Comment 13 Robert Wilkens 2012-05-31 22:19:12 UTC
FYI - It looks like the change was merged into the main branch, so it was accepted I believe.
Comment 14 Thomas Goldstein 2012-06-01 01:47:53 UTC
Cool. Marking as resolved, then.
Comment 15 Thomas Goldstein 2012-06-01 01:55:42 UTC
I just saw the patch. For what it's worth, I would have moved the content of each code path to a sub method, to avoid redundancy and making sure both paths always get changed in sync.

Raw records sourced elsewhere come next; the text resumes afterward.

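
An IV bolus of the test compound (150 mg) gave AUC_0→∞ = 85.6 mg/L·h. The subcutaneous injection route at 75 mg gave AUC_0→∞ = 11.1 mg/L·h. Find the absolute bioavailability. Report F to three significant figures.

F = 0.259

F = (AUC_ev / D_ev) / (AUC_iv / D_iv)
  = (11.1/75) / (85.6/150)
  = 0.148 / 0.570667 = 0.2593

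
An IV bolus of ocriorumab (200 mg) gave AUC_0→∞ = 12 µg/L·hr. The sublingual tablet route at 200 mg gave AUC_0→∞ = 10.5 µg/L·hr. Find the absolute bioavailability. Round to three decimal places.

F = (AUC_ev / D_ev) / (AUC_iv / D_iv)
  = (10.5/200) / (12/200)
  = 0.0525 / 0.06 = 0.8750

F = 0.875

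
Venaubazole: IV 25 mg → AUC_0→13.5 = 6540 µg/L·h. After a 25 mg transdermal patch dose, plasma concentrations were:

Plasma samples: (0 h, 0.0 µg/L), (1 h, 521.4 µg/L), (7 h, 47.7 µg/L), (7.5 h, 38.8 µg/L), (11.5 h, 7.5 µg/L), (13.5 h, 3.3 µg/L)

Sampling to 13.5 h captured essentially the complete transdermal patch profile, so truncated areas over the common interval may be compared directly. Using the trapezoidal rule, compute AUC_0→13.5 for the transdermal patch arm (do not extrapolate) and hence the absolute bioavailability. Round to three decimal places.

F = 0.320

Trapezoidal AUC_0→13.5 (transdermal patch):
  [0→1]: (0.0+521.4)/2 × 1 = 260.7
  [1→7]: (521.4+47.7)/2 × 6 = 1707.3
  [7→7.5]: (47.7+38.8)/2 × 0.5 = 21.625
  [7.5→11.5]: (38.8+7.5)/2 × 4 = 92.6
  [11.5→13.5]: (7.5+3.3)/2 × 2 = 10.8
  Sum = 2093.025 µg/L·h
F = (AUC_ev/D_ev)/(AUC_iv/D_iv) = (2093.025/25)/(6540/25) = 83.721/261.6 = 0.3200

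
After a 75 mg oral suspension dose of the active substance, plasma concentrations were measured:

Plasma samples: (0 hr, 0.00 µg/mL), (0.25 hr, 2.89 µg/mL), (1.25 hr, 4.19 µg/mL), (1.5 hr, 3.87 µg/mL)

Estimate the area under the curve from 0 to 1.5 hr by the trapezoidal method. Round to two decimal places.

Trapezoidal AUC_0→1.5:
  [0→0.25]: (0.00+2.89)/2 × 0.25 = 0.36125
  [0.25→1.25]: (2.89+4.19)/2 × 1 = 3.54
  [1.25→1.5]: (4.19+3.87)/2 × 0.25 = 1.0075
  Sum = 4.90875 µg/mL·hr

AUC = 4.91 µg/mL·hr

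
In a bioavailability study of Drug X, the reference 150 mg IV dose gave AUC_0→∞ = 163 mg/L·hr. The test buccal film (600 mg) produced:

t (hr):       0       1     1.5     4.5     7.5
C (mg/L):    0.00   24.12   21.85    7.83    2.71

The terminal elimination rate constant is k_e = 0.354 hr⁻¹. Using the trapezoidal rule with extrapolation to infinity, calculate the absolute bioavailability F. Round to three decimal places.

Trapezoidal AUC_0→7.5 (buccal film):
  [0→1]: (0.00+24.12)/2 × 1 = 12.06
  [1→1.5]: (24.12+21.85)/2 × 0.5 = 11.4925
  [1.5→4.5]: (21.85+7.83)/2 × 3 = 44.52
  [4.5→7.5]: (7.83+2.71)/2 × 3 = 15.81
  Sum = 83.8825 mg/L·hr
Tail: C_last/k_e = 2.71/0.354 = 7.655
AUC_0→∞ (buccal film) = 83.8825 + 7.655 = 91.5375 mg/L·hr
F = (AUC_ev/D_ev)/(AUC_iv/D_iv) = (91.5375/600)/(163/150) = 0.1525625/1.08667 = 0.1404

F = 0.140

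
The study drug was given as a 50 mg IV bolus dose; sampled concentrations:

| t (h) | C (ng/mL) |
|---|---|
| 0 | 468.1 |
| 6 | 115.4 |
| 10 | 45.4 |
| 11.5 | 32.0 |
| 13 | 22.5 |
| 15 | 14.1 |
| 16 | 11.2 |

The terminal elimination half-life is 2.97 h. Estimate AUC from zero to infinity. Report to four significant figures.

AUC = 2268 ng/mL·h

Trapezoidal AUC_0→16:
  [0→6]: (468.1+115.4)/2 × 6 = 1750.5
  [6→10]: (115.4+45.4)/2 × 4 = 321.6
  [10→11.5]: (45.4+32.0)/2 × 1.5 = 58.05
  [11.5→13]: (32.0+22.5)/2 × 1.5 = 40.875
  [13→15]: (22.5+14.1)/2 × 2 = 36.6
  [15→16]: (14.1+11.2)/2 × 1 = 12.65
  Sum = 2220.275 ng/mL·h
k_e = ln2 / t½ = 0.693147 / 2.97 = 0.2334 h^-1
Extrapolated tail: C_last / k_e = 11.2 / 0.2334 = 47.986
AUC_0→∞ = 2220.275 + 47.986 = 2268.261 ng/mL·h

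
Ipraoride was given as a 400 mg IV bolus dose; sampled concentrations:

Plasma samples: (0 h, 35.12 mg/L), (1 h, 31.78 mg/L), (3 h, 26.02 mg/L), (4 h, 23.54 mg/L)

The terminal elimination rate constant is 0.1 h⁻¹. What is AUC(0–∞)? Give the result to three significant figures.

Trapezoidal AUC_0→4:
  [0→1]: (35.12+31.78)/2 × 1 = 33.45
  [1→3]: (31.78+26.02)/2 × 2 = 57.8
  [3→4]: (26.02+23.54)/2 × 1 = 24.78
  Sum = 116.03 mg/L·h
Extrapolated tail: C_last / k_e = 23.54 / 0.1 = 235.400
AUC_0→∞ = 116.03 + 235.400 = 351.43 mg/L·h

AUC = 351 mg/L·h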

       if (Debugger.IsAttached){
         SetSelectedIndex();
       } else {
         try{
           SetSelectedIndex();
         } catch {
           //ignore exceptions here per 
           //bug 2234
         }

If anyone thinks it's desirable, I can take care of it.
Comment 16 Robert Wilkens 2012-06-01 06:35:45 UTC
I was thinking of doing that, but for some reason i thought that would've added too much code (realistically, that wouldn't have affected performance).  But you're right, it would've kept the logic portion of that code more consistent.  If you want to do this, you're welcome to, but as i recall i left a big comment in the code with a note about that and i'd say delete at least part of that comment too (or reword it).
Comment 17 Thomas Goldstein 2012-06-01 18:25:24 UTC
Okay, I'll do that.

By the way, I'm kind of confused by the behavior of .NET. The exception is indeed visible when debugging through Visual Studio, but not when using SharpDevelop... Not sure what's the reason for this difference.

But what's important is that Mono now matches .NET when running applications out of the IDE.